The Palo Alto Research Center (Parc) in California is a place overflowing with new ideas. Its legendary inventions are well chronicled in several books.

Set up in 1970 by Xerox as a highly secure research centre, it came up with the Ethernet computer networking system and developed optical storage along with hundreds of other advances.

"Certainly the single most important product that Parc developed - at least from the point of view of the Xerox corporation - was the laser printer," says Michael Hiltzik, author of Dealers of Lightning, which chronicles the early history of the institution.

"The laser printer made billions of dollars for Xerox and of course is an object that many of us have on our desks even today."

Visionary hands

Xerox is certainly sensitive about being tagged as the company that let all of its innovations get away
Michael Hiltzik

But it could be argued that there were some projects that Xerox and Parc failed to exploit - ones that changed the world and made billions of dollars for other companies.

Take, for example, the GUI or Graphical User Interface, which allows the moving of items on a desktop computer using icons and a mouse.

That was invented here and was crucial to the success of companies such as Apple and Microsoft.

Xerox and Parc did not see the full potential of the GUI and have, over the years, been criticised for allowing their ideas to fall into more visionary hands.

Michael Hiltzik says that this criticism might not be valid.

"Xerox is certainly sensitive in a historical sense about being tagged as the company that let all these innovations get away and go elsewhere but I think that's a little unfair to Xerox," he says.

"It was a huge corporation with 250,000 staff and it was built on the copier business."

Maybe Xerox executives thousands of miles away did not fully appreciate what was going on in Parc's top secret corridors until it was too late.

But today Parc, still owned by Xerox, operates independently and is very proactive. The research is still cutting edge.

Slick outfit

Bo Begole, manager of the Ubiquitous Computing Area in Parc, is working on a project that allows computers to recognize our presence immediately and react accordingly - one application of the technology could be in a changing room in a clothing shop.

Xerox advert
The laser printer is a product that has made billions of dollars for Xerox

Whilst wearing one outfit, a camera records any movements like swinging of arms or turning around.
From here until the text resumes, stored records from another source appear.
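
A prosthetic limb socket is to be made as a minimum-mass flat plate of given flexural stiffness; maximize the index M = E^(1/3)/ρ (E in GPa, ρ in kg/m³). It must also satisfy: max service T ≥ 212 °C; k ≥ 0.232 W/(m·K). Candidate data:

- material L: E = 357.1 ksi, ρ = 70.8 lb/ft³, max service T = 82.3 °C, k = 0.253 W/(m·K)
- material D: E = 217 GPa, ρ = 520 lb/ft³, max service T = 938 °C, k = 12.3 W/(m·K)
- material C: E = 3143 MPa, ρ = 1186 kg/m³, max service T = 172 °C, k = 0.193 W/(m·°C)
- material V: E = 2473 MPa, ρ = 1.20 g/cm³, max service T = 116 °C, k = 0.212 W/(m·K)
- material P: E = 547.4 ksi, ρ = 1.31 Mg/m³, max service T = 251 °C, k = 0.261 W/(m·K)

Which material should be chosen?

Screen on constraints: max service T ≥ 212 °C; k ≥ 0.232 W/(m·K). Survivors: material D, material P.
Normalizing units and computing the index:
  material D: E = 217.0 GPa, ρ = 8330 kg/m³
  material P: E = 3.774 GPa, ρ = 1310 kg/m³
  material P: M = 1.19×10⁻³
  material D: M = 0.721×10⁻³
Material P has the largest M.

material P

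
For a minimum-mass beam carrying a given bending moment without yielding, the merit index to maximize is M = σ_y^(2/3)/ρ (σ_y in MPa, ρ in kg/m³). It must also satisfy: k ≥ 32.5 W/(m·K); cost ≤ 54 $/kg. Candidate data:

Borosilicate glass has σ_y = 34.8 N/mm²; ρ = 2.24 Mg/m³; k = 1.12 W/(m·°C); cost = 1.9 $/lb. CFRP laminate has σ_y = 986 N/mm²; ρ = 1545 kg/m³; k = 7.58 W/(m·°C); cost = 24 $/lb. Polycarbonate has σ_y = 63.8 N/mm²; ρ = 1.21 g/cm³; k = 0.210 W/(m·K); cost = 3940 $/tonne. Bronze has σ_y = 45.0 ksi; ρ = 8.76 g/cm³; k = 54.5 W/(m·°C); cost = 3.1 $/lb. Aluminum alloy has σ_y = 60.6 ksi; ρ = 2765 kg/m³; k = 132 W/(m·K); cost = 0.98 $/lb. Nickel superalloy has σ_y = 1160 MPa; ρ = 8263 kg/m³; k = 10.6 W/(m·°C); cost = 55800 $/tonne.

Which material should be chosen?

Screen on constraints: k ≥ 32.5 W/(m·K); cost ≤ 54 $/kg. Survivors: bronze, aluminum alloy.
After converting to SI:
  bronze: σ_y = 310.3 MPa, ρ = 8760 kg/m³
  aluminum alloy: σ_y = 417.8 MPa, ρ = 2765 kg/m³
  aluminum alloy: M = 20.2×10⁻³
  bronze: M = 5.23×10⁻³
Aluminum alloy has the largest M.

aluminum alloy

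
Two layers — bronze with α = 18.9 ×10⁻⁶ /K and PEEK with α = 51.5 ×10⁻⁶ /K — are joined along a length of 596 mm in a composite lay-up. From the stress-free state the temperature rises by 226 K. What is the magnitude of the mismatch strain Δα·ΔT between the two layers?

Δα = |18.9 − 51.5|×10⁻⁶/K = 32.6×10⁻⁶/K.
Mismatch strain = Δα·ΔT = 32.6×10⁻⁶ × 226.0 = 7.37×10⁻³.

7.37×10⁻³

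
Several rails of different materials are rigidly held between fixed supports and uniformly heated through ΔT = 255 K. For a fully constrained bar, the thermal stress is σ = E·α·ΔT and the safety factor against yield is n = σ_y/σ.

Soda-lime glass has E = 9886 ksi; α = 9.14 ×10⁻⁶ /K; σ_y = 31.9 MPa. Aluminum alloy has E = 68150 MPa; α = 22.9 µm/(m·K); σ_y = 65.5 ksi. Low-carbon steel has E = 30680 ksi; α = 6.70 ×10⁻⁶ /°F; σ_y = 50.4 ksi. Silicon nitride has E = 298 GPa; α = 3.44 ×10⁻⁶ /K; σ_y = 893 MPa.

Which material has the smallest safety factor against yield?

Converting E to GPa, α to ×10⁻⁶/K, σ_y to MPa, then σ and n for each:
  soda-lime glass: E = 68.16, α = 9.14, σ_y = 31.90 → σ = 159 MPa, n = 0.201
  aluminum alloy: E = 68.15, α = 22.9, σ_y = 451.6 → σ = 398 MPa, n = 1.13
  low-carbon steel: E = 211.5, α = 12.1, σ_y = 347.5 → σ = 651 MPa, n = 0.534
  silicon nitride: E = 298.0, α = 3.44, σ_y = 893.0 → σ = 261 MPa, n = 3.42
The minimum is soda-lime glass at n = 0.201.

soda-lime glass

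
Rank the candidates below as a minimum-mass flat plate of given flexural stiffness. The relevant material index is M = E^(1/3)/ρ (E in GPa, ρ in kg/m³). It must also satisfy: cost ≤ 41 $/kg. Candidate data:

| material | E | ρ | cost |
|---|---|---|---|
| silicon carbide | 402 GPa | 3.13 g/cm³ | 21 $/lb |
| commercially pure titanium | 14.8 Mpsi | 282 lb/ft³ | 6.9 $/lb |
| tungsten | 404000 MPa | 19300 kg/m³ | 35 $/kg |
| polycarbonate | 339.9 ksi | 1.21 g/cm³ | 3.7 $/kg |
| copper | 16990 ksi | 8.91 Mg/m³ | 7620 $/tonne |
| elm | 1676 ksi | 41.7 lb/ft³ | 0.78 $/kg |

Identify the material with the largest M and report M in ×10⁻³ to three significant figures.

Screen on constraints: cost ≤ 41 $/kg. Survivors: commercially pure titanium, tungsten, polycarbonate, copper, elm.
In SI units:
  commercially pure titanium: E = 102.0 GPa, ρ = 4517 kg/m³
  tungsten: E = 404.0 GPa, ρ = 19300 kg/m³
  polycarbonate: E = 2.344 GPa, ρ = 1210 kg/m³
  copper: E = 117.1 GPa, ρ = 8910 kg/m³
  elm: E = 11.56 GPa, ρ = 668.0 kg/m³
  elm: M = 3.38×10⁻³
  polycarbonate: M = 1.10×10⁻³
  commercially pure titanium: M = 1.03×10⁻³
  copper: M = 0.549×10⁻³
  tungsten: M = 0.383×10⁻³
Highest index: elm.

elm, M = 3.38×10⁻³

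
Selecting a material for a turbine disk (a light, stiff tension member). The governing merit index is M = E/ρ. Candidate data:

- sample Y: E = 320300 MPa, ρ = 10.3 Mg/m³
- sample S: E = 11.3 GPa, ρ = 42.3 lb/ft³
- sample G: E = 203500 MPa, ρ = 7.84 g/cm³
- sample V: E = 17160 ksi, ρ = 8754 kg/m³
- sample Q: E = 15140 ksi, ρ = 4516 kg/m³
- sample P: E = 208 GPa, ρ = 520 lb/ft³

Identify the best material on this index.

sample Y

In SI units:
  sample Y: E = 320.3 GPa, ρ = 10300 kg/m³
  sample S: E = 11.30 GPa, ρ = 677.6 kg/m³
  sample G: E = 203.5 GPa, ρ = 7840 kg/m³
  sample V: E = 118.3 GPa, ρ = 8754 kg/m³
  sample Q: E = 104.4 GPa, ρ = 4516 kg/m³
  sample P: E = 208.0 GPa, ρ = 8330 kg/m³
  sample Y: M = 31.1 MN·m/kg
  sample G: M = 26.0 MN·m/kg
  sample P: M = 25.0 MN·m/kg
  sample Q: M = 23.1 MN·m/kg
  sample S: M = 16.7 MN·m/kg
  sample V: M = 13.5 MN·m/kg
The maximum is for sample Y.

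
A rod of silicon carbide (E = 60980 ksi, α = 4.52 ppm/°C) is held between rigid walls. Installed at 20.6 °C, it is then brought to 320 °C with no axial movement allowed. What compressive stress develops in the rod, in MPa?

E = 60980 ksi = 420.4 GPa.
ΔT = 299.4 K. Constrained thermal stress σ = E·α·ΔT = 420.4×10³ MPa × 4.52×10⁻⁶ × 299.4 = 569 MPa (compressive).

569 MPa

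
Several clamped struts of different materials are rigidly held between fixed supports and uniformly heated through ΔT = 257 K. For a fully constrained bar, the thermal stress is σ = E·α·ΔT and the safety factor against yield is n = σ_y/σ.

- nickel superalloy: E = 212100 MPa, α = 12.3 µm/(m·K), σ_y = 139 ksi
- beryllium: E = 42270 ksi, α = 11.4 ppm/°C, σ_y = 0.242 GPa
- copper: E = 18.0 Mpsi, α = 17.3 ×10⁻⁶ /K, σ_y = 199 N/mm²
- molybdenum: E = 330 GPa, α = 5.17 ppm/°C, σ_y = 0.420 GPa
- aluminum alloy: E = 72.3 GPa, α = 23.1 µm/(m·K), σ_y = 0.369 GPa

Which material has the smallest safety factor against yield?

Converting E to GPa, α to ×10⁻⁶/K, σ_y to MPa, then σ and n for each:
  nickel superalloy: E = 212.1, α = 12.3, σ_y = 958.4 → σ = 670 MPa, n = 1.43
  beryllium: E = 291.4, α = 11.4, σ_y = 242.0 → σ = 854 MPa, n = 0.283
  copper: E = 124.1, α = 17.3, σ_y = 199.0 → σ = 552 MPa, n = 0.361
  molybdenum: E = 330.0, α = 5.17, σ_y = 420.0 → σ = 438 MPa, n = 0.958
  aluminum alloy: E = 72.30, α = 23.1, σ_y = 369.0 → σ = 429 MPa, n = 0.860
Smallest n: beryllium with n = 0.283.

beryllium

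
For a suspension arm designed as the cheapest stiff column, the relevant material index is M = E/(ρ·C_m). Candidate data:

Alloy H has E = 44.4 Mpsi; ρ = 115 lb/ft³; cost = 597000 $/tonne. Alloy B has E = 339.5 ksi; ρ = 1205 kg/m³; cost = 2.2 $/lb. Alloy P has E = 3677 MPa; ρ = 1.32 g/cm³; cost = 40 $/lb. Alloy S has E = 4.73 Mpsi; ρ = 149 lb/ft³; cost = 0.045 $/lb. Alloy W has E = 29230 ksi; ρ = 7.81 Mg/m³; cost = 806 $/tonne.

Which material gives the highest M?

Normalizing units and computing the index:
  alloy H: E = 306.1 GPa, ρ = 1842 kg/m³, cost = 597.0 $/kg
  alloy B: E = 2.341 GPa, ρ = 1205 kg/m³, cost = 4.850 $/kg
  alloy P: E = 3.677 GPa, ρ = 1320 kg/m³, cost = 88.18 $/kg
  alloy S: E = 32.61 GPa, ρ = 2387 kg/m³, cost = 0.09921 $/kg
  alloy W: E = 201.5 GPa, ρ = 7810 kg/m³, cost = 0.8060 $/kg
  alloy S: M = 138 MN·m per $
  alloy W: M = 32.0 MN·m per $
  alloy B: M = 0.401 MN·m per $
  alloy H: M = 0.278 MN·m per $
  alloy P: M = 0.0316 MN·m per $
The maximum is for alloy S.

alloy S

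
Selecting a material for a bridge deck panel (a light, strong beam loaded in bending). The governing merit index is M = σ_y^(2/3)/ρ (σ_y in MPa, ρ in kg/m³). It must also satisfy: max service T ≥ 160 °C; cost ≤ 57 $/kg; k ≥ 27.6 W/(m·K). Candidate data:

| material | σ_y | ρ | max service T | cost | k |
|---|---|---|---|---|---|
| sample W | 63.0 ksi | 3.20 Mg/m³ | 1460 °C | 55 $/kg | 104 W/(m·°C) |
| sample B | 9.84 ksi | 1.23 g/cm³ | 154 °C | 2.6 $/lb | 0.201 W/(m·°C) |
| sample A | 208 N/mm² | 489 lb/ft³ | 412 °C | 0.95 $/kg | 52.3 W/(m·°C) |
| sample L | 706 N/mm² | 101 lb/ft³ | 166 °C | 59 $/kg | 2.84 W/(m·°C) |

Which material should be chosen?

sample W

Screen on constraints: max service T ≥ 160 °C; cost ≤ 57 $/kg; k ≥ 27.6 W/(m·K). Survivors: sample W, sample A.
Normalizing units and computing the index:
  sample W: σ_y = 434.4 MPa, ρ = 3200 kg/m³
  sample A: σ_y = 208.0 MPa, ρ = 7833 kg/m³
  sample W: M = 17.9×10⁻³
  sample A: M = 4.48×10⁻³
Highest index: sample W.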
When a customer returns to the mirror with a second outfit, they can see in the adjacent screen a comparison with first outfit.

So, as outfit B is being tried on, the computer is matching individual frames from one outfit to movement while wearing something else in real time - not just like a video.

"When you are trying on frames and you need prescription lenses it's hard to actually see yourself in those frames in the mirror because you don't have your prescription in those frames," says Mr Begole.

"So here we record images of you and then you can replay those and compare frames once you've put your prescription frames on," he adds.

In another part of the building, Parc researchers are working on a centrifugal water filtration system that separates molecules without using membrane barriers and - at the same time - saves energy, vast amounts of equipment and space.

Meng Lean, principal scientist at Parc, says: "One possible use for the equipment in the future is seawater purification, which many see as vital as the world gets warmer."